I went out last night wearing it and words failed everyone. They had just never seen a watch looking this good.









I was sat with some blokes wearing Rolex's , JLC etc. It was my watch that got all the attention.


----------



## 036 (Feb 27, 2003)

> I went out last night wearing it


Did you pull?










Si


----------



## Roy (Feb 23, 2003)

Si said:


> > I went out last night wearing it
> 
> 
> Did you pull?
> ...


Need you ask,


----------



## rhaythorne (Jan 12, 2004)

Just been looking at the Aquanautic website. Looks to me as if you could take eight "diamond screws" from one of the womens Star Cuda range and fit them to the Bara Cuda as they appear to be pretty much the same watch but with a wider range of styles, colours, straps etc.

In fact [he said, exposing himself to total ridicule] I think some of the womens watches are nicer than the mens ones!


----------



## Roy (Feb 23, 2003)

That's not a bad idea Rich,


----------



## rhaythorne (Jan 12, 2004)

Roy said:


> That's not a bad idea Rich,
> 
> 
> 
> ...


I'm not 100% sure that I want one, but could you ask Aquanautic if it's possible to do something like these?:

Rich Cuda 1

Rich Cuda 2

If it's possible I just _might_ be interested









I haven't posted the pics as I didn't want to potentially upset anyone at Aquanautic - unlikely but you never know!

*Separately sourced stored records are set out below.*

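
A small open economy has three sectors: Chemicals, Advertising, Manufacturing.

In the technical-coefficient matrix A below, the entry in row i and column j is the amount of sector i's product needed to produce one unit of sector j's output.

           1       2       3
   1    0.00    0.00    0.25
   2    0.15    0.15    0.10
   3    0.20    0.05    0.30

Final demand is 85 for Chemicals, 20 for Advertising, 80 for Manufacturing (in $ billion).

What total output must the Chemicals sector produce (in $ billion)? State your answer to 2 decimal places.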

Neither of the watches exist, I just made them up in PaintShop Pro from two of Aquanautic's existing models, one men's Bara Cuda and one lady's Star Cuda.

You can post the pics if you like, if you think anyone else may be interested, if it's possible to make them at all!


----------



## Roy (Feb 23, 2003)

PM sent Rich.


----------